Performance Evaluation of a Commercial Deep Learning Software for Detecting Intracranial Hemorrhage in a Pediatric Population.
Authors
Affiliations (3)
Affiliations (3)
- Department of Diagnostic Radiology and Nuclear Medicine, University of Maryland School of Medicine, Baltimore, MD, USA.
- Division of Diagnostic Imaging, Department of Neuroradiology, University of Texas MD Anderson Cancer Center, TX, Houston, USA.

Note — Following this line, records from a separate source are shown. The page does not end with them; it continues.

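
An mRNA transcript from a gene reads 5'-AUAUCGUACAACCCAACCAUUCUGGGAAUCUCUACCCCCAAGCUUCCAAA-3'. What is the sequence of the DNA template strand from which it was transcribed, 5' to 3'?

5'-TTTGGAAGCTTGGGGGTAGAGATTCCCAGAATGGTTGGGTTGTACGATAT-3'

Replace U with T to get the coding DNA strand: ATATCGTACAACCCAACCATTCTGGGAATCTCTACCCCCAAGCTTCCAAA. The template strand is its reverse complement (complement TATAGCATGTTGGGTTGGTAAGACCCTTAGAGATGGGGGTTCGAAGGTTT, then reverse).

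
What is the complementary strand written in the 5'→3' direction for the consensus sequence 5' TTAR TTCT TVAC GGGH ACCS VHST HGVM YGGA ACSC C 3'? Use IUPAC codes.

Standard pairs A↔T, G↔C; ambiguity codes pair R↔Y, M↔K, S↔S, H↔D, V↔B. Complement (AATYAAGAABTGCCCDTGGSBDSADCBKRCCTTGSGG), then reverse for 5'→3'.

5′-GGSGTTCCRKBCDASDBSGGTDCCCGTBAAGAAYTAA-3′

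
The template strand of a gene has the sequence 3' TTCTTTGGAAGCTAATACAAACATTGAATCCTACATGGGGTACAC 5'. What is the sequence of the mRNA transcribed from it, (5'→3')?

Reading the template 3'→5' as shown, RNA polymerase pairs each base (A→U, T→A, G↔C) to build mRNA 5'→3' directly.

5'-AAGAAACCUUCGAUUAUGUUUGUAACUUAGGAUGUACCCCAUGUG-3'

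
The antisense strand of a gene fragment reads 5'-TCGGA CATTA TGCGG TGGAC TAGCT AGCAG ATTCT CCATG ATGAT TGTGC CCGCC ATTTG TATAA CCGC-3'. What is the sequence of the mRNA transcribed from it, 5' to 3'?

RNA polymerase reads the template 3'→5' and synthesizes mRNA 5'→3' by base-pairing (A→U, T→A, G↔C). The complement of the template is AGCCTGTAATACGCCACCTGATCGATCGTCTAAGAGGTACTACTAACACGGGCGGTAAACATATTGGCG; antiparallel, so 5'→3' the coding strand is GCGGTTATACAAATGGCGGGCACAATCATCATGGAGAATCTGCTAGCTAGTCCACCGCATAATGTCCGA. Replace T with U for the mRNA.

5'-GCGGUUAUACAAAUGGCGGGCACAAUCAUCAUGGAGAAUCUGCUAGCUAGUCCACCGCAUAAUGUCCGA-3'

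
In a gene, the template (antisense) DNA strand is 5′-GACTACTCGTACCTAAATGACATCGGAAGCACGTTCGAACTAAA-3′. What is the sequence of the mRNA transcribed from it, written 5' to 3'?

RNA polymerase reads the template 3'→5' and synthesizes mRNA 5'→3' by base-pairing (A→U, T→A, G↔C). The complement of the template is CTGATGAGCATGGATTTACTGTAGCCTTCGTGCAAGCTTGATTT; antiparallel, so 5'→3' the coding strand is TTTAGTTCGAACGTGCTTCCGATGTCATTTAGGTACGAGTAGTC. Replace T with U for the mRNA.

5′-UUUAGUUCGAACGUGCUUCCGAUGUCAUUUAGGUACGAGUAGUC-3′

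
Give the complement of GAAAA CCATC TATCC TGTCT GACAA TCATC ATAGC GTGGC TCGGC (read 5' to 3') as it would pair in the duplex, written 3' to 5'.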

- Department of Diagnostic Radiology and Nuclear Medicine, University of Maryland School of Medicine, Baltimore, MD, USA. [email protected].
Abstract
This study evaluates a commercially available AI tool (Aidoc) for intracranial hemorrhage (ICH) detection-originally trained on adults-in pediatric patients, addressing the critical need for timely diagnosis and current research gaps in pediatric AI applications. This single-center, retrospective study included pediatric patients aged 6-17 who underwent head CT between January 2017 and November 2022. Radiological reports (unaided by AI) and CT images were analyzed by natural language processing (NLP) and image-based algorithms, respectively, to classify ICH presence or absence. Ground truth was assumed for concordant cases. Three radiologists independently reviewed discrepant cases using majority vote. Among 2502 pediatric patients undergoing head CT, the AI algorithm flagged 292 cases as suspected ICH-positive. A total of 174 discordant cases between NLP and AI were independently reviewed to create the reference standard. Results showed 144 true positives, 6 false negatives, 148 false positives, and 2204 true negatives, yielding sensitivity of 96.0% (91.5-98.5%) and specificity of 93.7% (92.6-94.7%). Overall algorithm accuracy was 93.8% (92.8-94.8%). The most frequent false positives were choroid plexus calcifications and hyperdense venous sinuses, while subdural hemorrhages accounted for most false negatives. This deep learning AI algorithm trained on adult data performs well in detecting pediatric ICH, with 96.0% sensitivity and 93.7% specificity. However, common false positives, choroid plexus calcifications and hyperdense venous sinuses, reflect pediatric-specific features, while missed subdural hemorrhages mirror known adult limitations. Results highlight the need for pediatric-focused AI training to improve diagnostic accuracy in this underserved population.